Settlement reached in case pitting Chuck Yeager against Fresno law firm

The Fresno BeeMay 7, 2014 

YEAGER

Chuck Yeager, second from left, smiles as he exits an elevator with his wife Victoria Yeager, second from right, after appearing in court for jury instructions on Tuesday, May 6, 2014 in Fresno, Calif.

ERIC PAUL ZAMORA — THE FRESNO BEE Buy Photo

On the eve of trial, legendary test pilot Gen. Charles "Chuck" Yeager and his wife reached a settlement in their five-year legal battle with a Fresno law firm.

Because the terms are confidential, it is not known who blinked first -- the Yeagers or Wild, Carter & Tipton.

"The parties entered into a confidential settlement and have resolved their differences and cannot speak about the matter further," is all attorney Marshall Whitney would say on behalf of Wild, Carter & Tipton, which sued Yeager, 91, and his 55-year-old wife, Victoria Yeager, for an unpaid bill of nearly $270,000.

Because of the settlement, the Yeagers, who countersued Wild, Carter & Tipton for legal malpractice and breach of fiduciary duty, declined to comment.

The settlement was reached around 4:15 p.m. Tuesday -- just a few hours after a jury of eight women and six men were selected to hear evidence in the trial.

Jurors learned of the settlement Wednesday morning when they arrived at Fresno County Superior Court expecting to hear opening statements.

"I was kind of excited and looking forward to the trial," said juror Aria Dominguez, 19, of Fresno.

Dominguez said it was her first time on a jury and she was a perfect participant: she knew nothing about the case, or Yeager and his exploits as a World War II fighter pilot and the first man to break the sound barrier.

What she will miss most, she said, is watching Judge Kristi Culver Kapetan, preside over the case.

"The judge was really nice to us," Dominguez said.

Tuesday, Yeager said he was ready to fight, telling a large gathering of potential jurors: "You look like a good bunch of guys to fight a war with."

In an attempt to defuse Yeager's homespun popularity, Whitney reminded the gathering of its purpose: "It's not a war. It's a search for the truth."

Once the jury was picked around 11:30 a.m. Tuesday, settlement talks became serious.

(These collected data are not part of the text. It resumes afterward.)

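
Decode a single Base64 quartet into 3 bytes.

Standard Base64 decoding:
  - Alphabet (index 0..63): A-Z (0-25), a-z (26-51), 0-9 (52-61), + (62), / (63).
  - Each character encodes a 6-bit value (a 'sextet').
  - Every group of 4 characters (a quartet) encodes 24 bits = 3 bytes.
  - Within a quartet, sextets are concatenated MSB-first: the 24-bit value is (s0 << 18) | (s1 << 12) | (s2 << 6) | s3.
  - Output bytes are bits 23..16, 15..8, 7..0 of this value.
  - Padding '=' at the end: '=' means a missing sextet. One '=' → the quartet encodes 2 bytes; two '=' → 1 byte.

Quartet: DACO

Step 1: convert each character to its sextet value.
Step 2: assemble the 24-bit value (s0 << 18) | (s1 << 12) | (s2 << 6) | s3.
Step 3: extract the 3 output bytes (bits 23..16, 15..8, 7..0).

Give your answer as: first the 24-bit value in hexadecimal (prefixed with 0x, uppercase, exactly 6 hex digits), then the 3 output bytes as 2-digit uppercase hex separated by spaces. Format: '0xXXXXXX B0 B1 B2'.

Answer: 0x0C008E 0C 00 8E

Derivation:
Sextets: D=3, A=0, C=2, O=14
24-bit: (3<<18) | (0<<12) | (2<<6) | 14
      = 0x0C0000 | 0x000000 | 0x000080 | 0x00000E
      = 0x0C008E
Bytes: (v>>16)&0xFF=0C, (v>>8)&0xFF=00, v&0xFF=8E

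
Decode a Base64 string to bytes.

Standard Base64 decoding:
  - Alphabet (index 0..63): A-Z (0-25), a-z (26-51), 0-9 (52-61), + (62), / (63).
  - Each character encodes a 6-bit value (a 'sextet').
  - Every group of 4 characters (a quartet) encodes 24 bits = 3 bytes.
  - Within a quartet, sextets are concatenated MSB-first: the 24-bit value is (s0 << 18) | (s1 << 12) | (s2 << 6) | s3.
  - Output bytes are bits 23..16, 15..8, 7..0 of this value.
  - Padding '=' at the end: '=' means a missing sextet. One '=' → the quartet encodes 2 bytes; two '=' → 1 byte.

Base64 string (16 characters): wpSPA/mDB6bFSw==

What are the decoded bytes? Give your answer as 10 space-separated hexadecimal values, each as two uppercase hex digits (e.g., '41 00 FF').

After char 0 ('w'=48): chars_in_quartet=1 acc=0x30 bytes_emitted=0
After char 1 ('p'=41): chars_in_quartet=2 acc=0xC29 bytes_emitted=0
After char 2 ('S'=18): chars_in_quartet=3 acc=0x30A52 bytes_emitted=0
After char 3 ('P'=15): chars_in_quartet=4 acc=0xC2948F -> emit C2 94 8F, reset; bytes_emitted=3
After char 4 ('A'=0): chars_in_quartet=1 acc=0x0 bytes_emitted=3
After char 5 ('/'=63): chars_in_quartet=2 acc=0x3F bytes_emitted=3
After char 6 ('m'=38): chars_in_quartet=3 acc=0xFE6 bytes_emitted=3
After char 7 ('D'=3): chars_in_quartet=4 acc=0x3F983 -> emit 03 F9 83, reset; bytes_emitted=6
After char 8 ('B'=1): chars_in_quartet=1 acc=0x1 bytes_emitted=6
After char 9 ('6'=58): chars_in_quartet=2 acc=0x7A bytes_emitted=6
After char 10 ('b'=27): chars_in_quartet=3 acc=0x1E9B bytes_emitted=6
After char 11 ('F'=5): chars_in_quartet=4 acc=0x7A6C5 -> emit 07 A6 C5, reset; bytes_emitted=9
After char 12 ('S'=18): chars_in_quartet=1 acc=0x12 bytes_emitted=9
After char 13 ('w'=48): chars_in_quartet=2 acc=0x4B0 bytes_emitted=9
Padding '==': partial quartet acc=0x4B0 -> emit 4B; bytes_emitted=10

Answer: C2 94 8F 03 F9 83 07 A6 C5 4B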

Kapetan asked both sides if they wanted Judge M. Bruce Smith to mediate a settlement since Kapetan couldn't do it because, as the trial judge, she had to remain a neutral party.

Initially, Victoria Yeager said no, then agreed to the participate. The two sides met with Smith during the lunch break and again in the afternoon. Once a settlement was reached, it was put on the record in Kapetan's courtroom.

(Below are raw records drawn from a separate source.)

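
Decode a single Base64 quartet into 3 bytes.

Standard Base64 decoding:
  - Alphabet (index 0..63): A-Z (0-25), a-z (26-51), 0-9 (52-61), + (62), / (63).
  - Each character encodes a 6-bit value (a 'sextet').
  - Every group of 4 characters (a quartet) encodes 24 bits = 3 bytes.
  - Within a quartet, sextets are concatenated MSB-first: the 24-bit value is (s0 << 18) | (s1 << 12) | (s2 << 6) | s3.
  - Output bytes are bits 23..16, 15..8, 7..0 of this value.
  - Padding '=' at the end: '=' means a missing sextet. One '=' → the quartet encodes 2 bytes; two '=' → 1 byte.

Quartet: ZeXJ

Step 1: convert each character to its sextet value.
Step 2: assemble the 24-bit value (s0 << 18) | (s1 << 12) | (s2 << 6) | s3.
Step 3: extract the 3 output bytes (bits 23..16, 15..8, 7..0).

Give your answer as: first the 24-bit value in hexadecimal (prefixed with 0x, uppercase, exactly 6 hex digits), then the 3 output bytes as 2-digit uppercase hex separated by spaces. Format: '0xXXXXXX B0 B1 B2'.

Sextets: Z=25, e=30, X=23, J=9
24-bit: (25<<18) | (30<<12) | (23<<6) | 9
      = 0x640000 | 0x01E000 | 0x0005C0 | 0x000009
      = 0x65E5C9
Bytes: (v>>16)&0xFF=65, (v>>8)&0xFF=E5, v&0xFF=C9

Answer: 0x65E5C9 65 E5 C9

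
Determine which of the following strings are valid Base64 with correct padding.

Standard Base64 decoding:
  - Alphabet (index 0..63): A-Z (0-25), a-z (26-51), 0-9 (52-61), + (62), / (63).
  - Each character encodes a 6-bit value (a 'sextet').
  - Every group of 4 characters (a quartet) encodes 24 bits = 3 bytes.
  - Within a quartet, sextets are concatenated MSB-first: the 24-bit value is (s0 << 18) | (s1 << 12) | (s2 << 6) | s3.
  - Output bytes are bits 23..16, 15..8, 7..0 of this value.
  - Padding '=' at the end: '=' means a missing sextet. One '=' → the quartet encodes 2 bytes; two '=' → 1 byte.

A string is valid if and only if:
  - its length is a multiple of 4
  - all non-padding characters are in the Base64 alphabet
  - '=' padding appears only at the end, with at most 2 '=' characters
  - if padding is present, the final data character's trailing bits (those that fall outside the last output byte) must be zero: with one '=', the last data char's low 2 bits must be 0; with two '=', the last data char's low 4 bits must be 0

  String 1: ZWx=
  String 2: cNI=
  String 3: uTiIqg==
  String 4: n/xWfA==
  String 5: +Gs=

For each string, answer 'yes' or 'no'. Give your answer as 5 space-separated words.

String 1: 'ZWx=' → invalid (bad trailing bits)
String 2: 'cNI=' → valid
String 3: 'uTiIqg==' → valid
String 4: 'n/xWfA==' → valid
String 5: '+Gs=' → valid

Answer: no yes yes yes yes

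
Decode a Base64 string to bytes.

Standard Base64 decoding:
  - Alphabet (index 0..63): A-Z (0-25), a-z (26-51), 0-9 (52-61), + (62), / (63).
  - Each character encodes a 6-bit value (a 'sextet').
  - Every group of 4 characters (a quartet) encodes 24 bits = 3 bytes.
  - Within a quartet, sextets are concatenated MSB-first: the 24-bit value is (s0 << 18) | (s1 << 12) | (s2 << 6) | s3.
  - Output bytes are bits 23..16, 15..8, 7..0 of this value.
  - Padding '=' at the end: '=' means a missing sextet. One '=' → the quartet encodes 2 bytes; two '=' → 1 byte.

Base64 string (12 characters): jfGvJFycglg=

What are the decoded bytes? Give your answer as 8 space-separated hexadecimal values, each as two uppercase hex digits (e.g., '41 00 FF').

After char 0 ('j'=35): chars_in_quartet=1 acc=0x23 bytes_emitted=0
After char 1 ('f'=31): chars_in_quartet=2 acc=0x8DF bytes_emitted=0
After char 2 ('G'=6): chars_in_quartet=3 acc=0x237C6 bytes_emitted=0
After char 3 ('v'=47): chars_in_quartet=4 acc=0x8DF1AF -> emit 8D F1 AF, reset; bytes_emitted=3
After char 4 ('J'=9): chars_in_quartet=1 acc=0x9 bytes_emitted=3
After char 5 ('F'=5): chars_in_quartet=2 acc=0x245 bytes_emitted=3
After char 6 ('y'=50): chars_in_quartet=3 acc=0x9172 bytes_emitted=3
After char 7 ('c'=28): chars_in_quartet=4 acc=0x245C9C -> emit 24 5C 9C, reset; bytes_emitted=6
After char 8 ('g'=32): chars_in_quartet=1 acc=0x20 bytes_emitted=6
After char 9 ('l'=37): chars_in_quartet=2 acc=0x825 bytes_emitted=6
After char 10 ('g'=32): chars_in_quartet=3 acc=0x20960 bytes_emitted=6
Padding '=': partial quartet acc=0x20960 -> emit 82 58; bytes_emitted=8

Answer: 8D F1 AF 24 5C 9C 82 58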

The Yeagers, who live in Penn Valley in California's Gold Country northeast of Sacramento, were up against Fresno's oldest law firm, which was represented by one of the largest law firms in the Valley -- McCormick, Barstow, Sheppard, Wayte & Carruth. While Yeager was represented by attorney Michael Thomas, Victoria Yeager represented herself.

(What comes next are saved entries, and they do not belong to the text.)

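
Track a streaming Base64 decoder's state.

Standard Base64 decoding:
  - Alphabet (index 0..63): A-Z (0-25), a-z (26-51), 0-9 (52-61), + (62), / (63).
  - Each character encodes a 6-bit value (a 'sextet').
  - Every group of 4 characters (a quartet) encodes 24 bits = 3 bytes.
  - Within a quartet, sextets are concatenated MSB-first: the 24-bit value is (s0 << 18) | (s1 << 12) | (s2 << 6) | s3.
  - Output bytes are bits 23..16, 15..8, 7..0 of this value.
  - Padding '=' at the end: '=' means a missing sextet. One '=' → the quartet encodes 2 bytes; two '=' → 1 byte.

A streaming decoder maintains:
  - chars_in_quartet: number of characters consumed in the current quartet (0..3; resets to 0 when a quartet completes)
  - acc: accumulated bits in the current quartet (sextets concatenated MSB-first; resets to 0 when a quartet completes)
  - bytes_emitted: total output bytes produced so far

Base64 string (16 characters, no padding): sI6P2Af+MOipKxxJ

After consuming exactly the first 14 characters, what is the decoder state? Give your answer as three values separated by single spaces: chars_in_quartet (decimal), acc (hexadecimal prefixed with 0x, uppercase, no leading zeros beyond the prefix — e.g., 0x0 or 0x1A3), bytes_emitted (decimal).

Answer: 2 0x2B1 9

Derivation:
After char 0 ('s'=44): chars_in_quartet=1 acc=0x2C bytes_emitted=0
After char 1 ('I'=8): chars_in_quartet=2 acc=0xB08 bytes_emitted=0
After char 2 ('6'=58): chars_in_quartet=3 acc=0x2C23A bytes_emitted=0
After char 3 ('P'=15): chars_in_quartet=4 acc=0xB08E8F -> emit B0 8E 8F, reset; bytes_emitted=3
After char 4 ('2'=54): chars_in_quartet=1 acc=0x36 bytes_emitted=3
After char 5 ('A'=0): chars_in_quartet=2 acc=0xD80 bytes_emitted=3
After char 6 ('f'=31): chars_in_quartet=3 acc=0x3601F bytes_emitted=3
After char 7 ('+'=62): chars_in_quartet=4 acc=0xD807FE -> emit D8 07 FE, reset; bytes_emitted=6
After char 8 ('M'=12): chars_in_quartet=1 acc=0xC bytes_emitted=6
After char 9 ('O'=14): chars_in_quartet=2 acc=0x30E bytes_emitted=6
After char 10 ('i'=34): chars_in_quartet=3 acc=0xC3A2 bytes_emitted=6
After char 11 ('p'=41): chars_in_quartet=4 acc=0x30E8A9 -> emit 30 E8 A9, reset; bytes_emitted=9
After char 12 ('K'=10): chars_in_quartet=1 acc=0xA bytes_emitted=9
After char 13 ('x'=49): chars_in_quartet=2 acc=0x2B1 bytes_emitted=9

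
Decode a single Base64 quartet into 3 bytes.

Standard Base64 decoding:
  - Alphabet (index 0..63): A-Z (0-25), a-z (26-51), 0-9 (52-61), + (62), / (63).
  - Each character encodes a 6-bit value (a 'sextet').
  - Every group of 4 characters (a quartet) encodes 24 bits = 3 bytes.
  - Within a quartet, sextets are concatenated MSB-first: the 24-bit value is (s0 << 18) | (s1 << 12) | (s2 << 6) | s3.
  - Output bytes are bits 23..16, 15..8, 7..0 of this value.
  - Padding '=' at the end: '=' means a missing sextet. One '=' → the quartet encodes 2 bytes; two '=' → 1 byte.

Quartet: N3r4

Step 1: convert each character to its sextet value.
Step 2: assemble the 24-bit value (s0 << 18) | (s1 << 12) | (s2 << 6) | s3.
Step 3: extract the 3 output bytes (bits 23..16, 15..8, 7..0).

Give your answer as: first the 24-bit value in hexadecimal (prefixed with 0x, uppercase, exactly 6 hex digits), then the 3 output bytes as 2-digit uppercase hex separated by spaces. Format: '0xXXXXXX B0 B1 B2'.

Answer: 0x377AF8 37 7A F8

Derivation:
Sextets: N=13, 3=55, r=43, 4=56
24-bit: (13<<18) | (55<<12) | (43<<6) | 56
      = 0x340000 | 0x037000 | 0x000AC0 | 0x000038
      = 0x377AF8
Bytes: (v>>16)&0xFF=37, (v>>8)&0xFF=7A, v&0xFF=F8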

Court records say Wild, Carter & Tipton represented the couple in seven lawsuits before ending their relationship in either August or September of 2008. When the Yeagers didn't pay for legal services, Wild, Carter & Tipton sued them in January 2009 for breach of contract.

The Yeagers countersued, saying the lawyers bungled the cases. The Yeagers also contend they owe nothing because they thought the lawyers were doing the cases for free since there was no written contract, court records say.

Wild, Carter & Tipton, however, said in court papers that, even without a written contract, the firm was entitled to be paid for its services, especially since it provided "the Yeagers with monthly billing statements that evidence their hourly rate, the time expended and a description of their work performed."

If the case had gone to trial, Wild, Carter & Tipton would have had to overcome Yeager's status as an American hero. But the Yeagers had their own legal challenges.

In opening statements, Whitney and co-counsel Mandy Jeffcoach were planning to focus on Victoria Yeager, who met her future husband on a hiking trail near Grass Valley in 2000 and married him in August 2003. Yeager's first wife, Glennis, whom he married in 1945, died in 1990.

Since his second marriage, the General, as he is referred to in court papers, has been thrust into nearly two dozen lawsuits involving a variety of opponents, including his own children, court records show. He also has gone through more than 20 attorneys in a span of less than seven years, including 10 lawyers to fight Wild, Carter & Tipton.

Prior to his second marriage, Yeager had no or little exposure to litigation, Whitney and Jeffcoach say in court papers.

But days before the trial, Yeager defended his wife, saying he is happily married.